DIVERTIMENTOS DOS PORTUENSES - XXXIV

3.5.13 - Carnaval


“Carnaval é uma festa que se originou na Grécia em meados dos anos 600 a 520 a.C. Através dessa festa os gregos realizavam seus cultos em agradecimento aos deuses pela fertilidade do solo e pela produção agrícola.
Anos mais tarde e com o avanço do cristianismo, a Igreja Católica começou a combater todas as festas e manifestações pagãs, e com a impossibilidade de exterminar a sua prática, acabou por incorporá-las às suas crenças como o Natal e o Dia de Todos os Santos. No entanto, entre todas as festividades, o Carnaval foi uma das poucas a manter suas origens profanas.


O Carnaval passou a ser uma comemoração adoptada pela Igreja Católica em 590 d.C. A etimologia da palavra Carnaval ainda é controversa. O historiador Dr.Hiram Araújo no seu Livro "Carnaval – seis mil anos de história”, afirma que em 590, o Papa Gregório I, O Grande regulamentou as datas do Carnaval, e criou a expressão - “dominica ad carne levandas” - que significava (domingo não se come carne) que foi sucessivamente sendo abreviada até a palavra Carnaval. 
Outros pesquisadores citam a origem vinda do latim medieval “carnevale” (adeus a carne). 
Comemorava-se então o Carnaval, período que antecedida a Quaresma, ou seja, os 40 dias entre a quarta-feira de Cinzas e o domingo de Páscoa. A Quaresma deveria ser o período de penitência e jejum para preparar o corpo e a alma para a Páscoa. Por isso, nos dias que antecediam a Quaresma, a população se dedicava aos prazeres da carne “carnis vales”, sendo que “carnis” significa carne e “vales” prazeres. O Carnaval comemorado na Antiga Roma era marcado por celebrações em busca dos prazeres e brincadeiras. Todos os negócios eram suspensos, os escravos eram libertados no período, as pessoas trocavam presentes, elegia-se um Rei de mentira que saia em cortejo pelas ruas da cidade e as restrições morais eram relaxadas.
Já na época do Renascimento (entre o século XIII e século XVII), incorporaram-se fantasias e bailes de máscaras e bailes ao Carnaval. O Entrudo (período de três dia que precedem a quaresma) era uma festa popular em que as pessoas divertiam-se lançando farinha, baldes d’água, limões de cheiro, entre outras coisas, nos outros".  Blog ePORTUGUESe da OMS.
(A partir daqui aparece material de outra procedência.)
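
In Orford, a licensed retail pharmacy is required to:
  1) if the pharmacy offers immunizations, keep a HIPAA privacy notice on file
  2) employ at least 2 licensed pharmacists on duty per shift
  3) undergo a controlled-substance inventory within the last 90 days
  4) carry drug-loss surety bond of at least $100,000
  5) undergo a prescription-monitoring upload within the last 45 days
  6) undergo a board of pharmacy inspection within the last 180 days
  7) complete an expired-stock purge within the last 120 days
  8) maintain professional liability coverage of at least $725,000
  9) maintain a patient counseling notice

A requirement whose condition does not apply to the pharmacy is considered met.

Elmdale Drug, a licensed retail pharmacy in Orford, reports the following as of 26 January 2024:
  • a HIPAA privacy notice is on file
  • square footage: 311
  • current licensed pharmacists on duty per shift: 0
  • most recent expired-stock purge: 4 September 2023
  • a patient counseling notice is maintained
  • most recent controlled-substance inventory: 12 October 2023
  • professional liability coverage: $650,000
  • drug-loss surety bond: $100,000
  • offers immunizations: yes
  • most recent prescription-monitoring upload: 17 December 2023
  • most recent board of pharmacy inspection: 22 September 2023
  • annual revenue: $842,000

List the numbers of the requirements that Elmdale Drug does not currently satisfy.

2, 3, 7, 8

1. condition 'offers immunizations' holds; HIPAA privacy notice present → met
2. licensed pharmacists on duty per shift 0 < 2 → not met
3. controlled-substance inventory 106 days ago vs limit 90 → not met
4. drug-loss surety bond $100,000 ≥ $100,000 → met
5. prescription-monitoring upload 40 days ago vs limit 45 → met
6. board of pharmacy inspection 126 days ago vs limit 180 → met
7. expired-stock purge 144 days ago vs limit 120 → not met
8. professional liability coverage $650,000 < $725,000 → not met
9. patient counseling notice present → met
Not met: 2, 3, 7, 8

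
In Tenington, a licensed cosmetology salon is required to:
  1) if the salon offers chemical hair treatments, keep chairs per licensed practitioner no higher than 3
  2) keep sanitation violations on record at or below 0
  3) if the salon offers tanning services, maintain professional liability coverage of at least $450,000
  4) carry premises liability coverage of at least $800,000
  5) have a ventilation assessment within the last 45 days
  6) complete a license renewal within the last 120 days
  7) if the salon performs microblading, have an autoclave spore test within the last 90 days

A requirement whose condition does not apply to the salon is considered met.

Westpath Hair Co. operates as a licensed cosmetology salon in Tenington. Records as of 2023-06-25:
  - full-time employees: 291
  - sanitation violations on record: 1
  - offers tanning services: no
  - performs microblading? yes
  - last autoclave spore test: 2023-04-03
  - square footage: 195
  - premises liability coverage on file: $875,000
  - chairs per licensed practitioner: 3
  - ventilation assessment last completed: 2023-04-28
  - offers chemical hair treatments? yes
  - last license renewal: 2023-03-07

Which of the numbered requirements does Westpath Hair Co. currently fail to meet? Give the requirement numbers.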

“Os diversos géneros de galhofas em que pelo Entrudo, se vai sucessivamente alambazando a alegria deste povo constitui uma fase importante da história dele. 
Antigamente as grandes comezainas eram a parte principal desta festa, o alguidar de arroz do forno, a taça em que se retoussavam e trebelhavam os honestos júbilos da família, e a orelheira com feijão branco eram a base sólida sobre que descansava o edifício do contentamento doméstico… A alegria dos nossos avós zoupeira e trambolhuda, depois de enxouriçada com feijão e marufo não saía ordinariamente de casa senão para ir jogar o panelo para o quintal. Era aí que o gentio desse tempo, de máscara atada nas orelhas ou de carão encarvoado, entrava a pinchar e a bufar para o outro em sinal de que iam começar as arrelias e os coices de que constava a brincadeira: os pós pela cabeça abaixo, o rabo-leva na saia ou na casaca, o breu nas cadeiras, o pó das comichões pelo espinhaço, a estopa metida nas filhoses e os ovos de cheiro espapaçados na cara. Salta dacolá um vestido de preto com uma bexiga amarrada a um pau, fazendo estoirar a bexiga, e de quando em quando o pau nos lombos e nos testos da assembleia. Foge este com a cadeira pegada nas calças, aquele aos saltos porque tem as pernas presas com um barbante, um com um regador atado a um pé, dois escambulhados porque os coseram um ao outro, e uma senhora idosa dando muitos gritos porque lhe prenderam a um artelho um canzarrão que, desabituado de andar à trela, lhe aperta a fuga mordendo-lhe nos calcanhares e na barriga das pernas. Dentro de alguns minutos debanda tudo, ficando apenas no quintal um homem vestido de boi, o qual não vendo pelas fendas da máscara continua a mugir como pede o carácter que representa, escarva com os pés nas sementeiras e dando marradas na figueira, que ele, pelo feitio, imagina ser a sogra…
A geração seguinte mudou totalmente o Carnaval. Ainda vivem na memória as famosas cavalhadas desse tempo, as carruagens apinhadas de máscaras distribuindo ramalhetes e pastilhas, em todas as janelas tantas senhoras quantas lá cabiam, as principais ruas atulhdas de uma compacta multidão de gente, maior parte dela mascarada, centenares de “soirées” onde se dançava até ao dia seguinte, e longas caudas de concorrentes esperando o momentode entrar ás portas de todas as casas onde havia bailes”. Ramalho Ortigão in O Tripeiro, Volume V, 15 de Fevereiro de 1926.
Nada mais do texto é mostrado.